Contributory or Comparative Negligence
- Texas has adopted the doctrine of modified comparative negligence for tort claims. If the person bringing the claim is judged to be greater than 50 percent responsible for the injury, he may not recover any damages at all. If his percentage of responsibility is judged to be 50 percent or less, the claimant’s recovery is diminished in proportion to this percentage. Tex. Civ. Prac. & Rem. Code Ann. §33.001 to 33.012.
Joint and Several Liability
- For incidents occurring on or after September 1, 1995, and lawsuits filed on or after September 1, 1996, a defendant may be held jointly liable only if his fault is greater than 50 percent. Tex. Civ. Prac. & Rem. Code Ann. § 33.013.

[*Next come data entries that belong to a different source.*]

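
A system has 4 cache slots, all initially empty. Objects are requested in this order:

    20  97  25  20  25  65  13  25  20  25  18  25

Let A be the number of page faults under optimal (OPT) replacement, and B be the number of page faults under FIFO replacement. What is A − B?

Under OPT: F F F . . F F . . . F . → 6 faults.
Under FIFO: F F F . . F F . F . F F → 8 faults.
A − B = 6 − 8 = -2.

-2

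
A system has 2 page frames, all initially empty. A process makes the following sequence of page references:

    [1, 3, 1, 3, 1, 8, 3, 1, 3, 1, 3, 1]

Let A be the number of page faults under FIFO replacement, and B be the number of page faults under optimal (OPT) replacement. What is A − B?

Under FIFO: F F . . . F . F F . . . → 5 faults.
Under OPT: F F . . . F . F . . . . → 4 faults.
A − B = 5 − 4 = 1.

1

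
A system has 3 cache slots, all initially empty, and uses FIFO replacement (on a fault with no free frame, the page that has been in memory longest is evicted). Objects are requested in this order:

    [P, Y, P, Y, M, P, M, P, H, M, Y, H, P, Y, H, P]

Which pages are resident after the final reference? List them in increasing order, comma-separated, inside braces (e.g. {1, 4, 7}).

P: fault, frames (P)
Y: fault, frames (P Y)
P: hit
Y: hit
M: fault, frames (P Y M)
P: hit
M: hit
P: hit
H: fault, evict P, frames (Y M H)
M: hit
Y: hit
H: hit
P: fault, evict Y, frames (M H P)
Y: fault, evict M, frames (H P Y)
H: hit
P: hit

{H, P, Y}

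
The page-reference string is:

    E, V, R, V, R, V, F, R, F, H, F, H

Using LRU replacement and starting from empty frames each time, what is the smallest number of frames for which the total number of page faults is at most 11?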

- In order to establish a hospital's liability for an independent contractor's medical malpractice based on ostensible agency, a plaintiff must show that (1) he had a reasonable belief that the physician was the agent or employee of the hospital, (2) such belief was generated by the hospital affirmatively holding out the physician as its agent or employee or knowingly permitting the physician to hold himself out as such, and (3) he justifiably relied on the representation. Baptist Memorial Hospital System v. Sampson, 969 S.W.2d 945, (Tex. 1998).
- A hospital may not be held liable for a physician's error on the theory of negligent credentialing unless it acted with malice. St. Luke's Episcopal Hospital v. Agbor, 952 S.W.2d 503 (Tex. 1997).